Three important ABA-related transcripts were significantly modulated in berries subjected to WS. The 11,12,9-cis epoxycarotenoid dioxygenase VvNCED3 (VIT_19s0093g00550), which catalyzes the last step in ABA biosynthesis [39], was upregulated in both varieties albeit with minor differences in the expression profile (SG 25 → MP 23 in STEM analysis, Fig. 7c and e; Additional file 11). The β-carotene hydroxylase VvBCH1, which was expressed in WS leaves, was upregulated at the final sampling point in Montepulciano berries but was not modulated in Sangiovese berries. Furthermore, the ABA-degrading enzyme ABA 8′-hydroxylase CYP707A2 (VIT_07s0031g00690) was downregulated at the final sampling point in Montepulciano berries but not in Sangiovese berries. These findings suggest that ABA is synthesized in berries after prolonged WS in both varieties, but only in Montepulciano berries is the ABA level maintained by downregulating the enzyme responsible for ABA degradation. Interestingly, genes related to auxin metabolism and signal transduction were more strongly repressed in Sangiovese than Montepulciano berries, e.g. indole-3-acetic acid amidosynthetase (VIT_01s0150g00300), (SG4 → MP18 in STEM analysis, Fig. 8c and e).

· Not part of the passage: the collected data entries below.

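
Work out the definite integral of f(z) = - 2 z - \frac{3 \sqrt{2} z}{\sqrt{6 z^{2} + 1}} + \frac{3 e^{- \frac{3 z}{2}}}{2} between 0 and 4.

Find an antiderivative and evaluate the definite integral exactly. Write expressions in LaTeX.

Antiderivative: F(z) = \frac{\sqrt{2} \left(- \sqrt{2} z^{2} e^{\frac{3 z}{2}} - \sqrt{6 z^{2} + 1} e^{\frac{3 z}{2}} - 5 \sqrt{2} e^{\frac{3 z}{2}} - \sqrt{2}\right) e^{- \frac{3 z}{2}}}{2}; value = -15 - \frac{\sqrt{194}}{2} - e^{-6} + \frac{\sqrt{2}}{2}

Integrate term by term and add the pieces.
F(z) = \frac{\sqrt{2} \left(- \sqrt{2} z^{2} e^{\frac{3 z}{2}} - \sqrt{6 z^{2} + 1} e^{\frac{3 z}{2}} - 5 \sqrt{2} e^{\frac{3 z}{2}} - \sqrt{2}\right) e^{- \frac{3 z}{2}}}{2} is an antiderivative of f.
Check: d/dz[\frac{\sqrt{2} \left(- \sqrt{2} z^{2} e^{\frac{3 z}{2}} - \sqrt{6 z^{2} + 1} e^{\frac{3 z}{2}} - 5 \sqrt{2} e^{\frac{3 z}{2}} - \sqrt{2}\right) e^{- \frac{3 z}{2}}}{2}] = \frac{\left(- 4 z \sqrt{6 z^{2} + 1} e^{\frac{3 z}{2}} - 6 \sqrt{2} z e^{\frac{3 z}{2}} + 3 \sqrt{6 z^{2} + 1}\right) e^{- \frac{3 z}{2}}}{2 \sqrt{6 z^{2} + 1}}, which equals f(z).
F(4) = -21 - \frac{\sqrt{194}}{2} - e^{-6}; F(0) = -6 - \frac{\sqrt{2}}{2}.
Integral = F(4) - F(0) = -15 - \frac{\sqrt{194}}{2} - e^{-6} + \frac{\sqrt{2}}{2}.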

Finally, the metabolism of volatiles was remarkably impaired in the berries of both varieties under WS, although the volatiles that were affected differed in each cultivar. Six linalool synthases were downregulated in Sangiovese berries whereas three pinene synthases were repressed in Montepulciano berries. Furthermore, two germacrene-D-synthases (VIT_19s0014g04880 and VIT_19s0014g04900) were downregulated solely in Sangiovese berries but another (VIT_19s0015g02070) was strongly downregulated only in Montepulciano berries (Fig. 7c).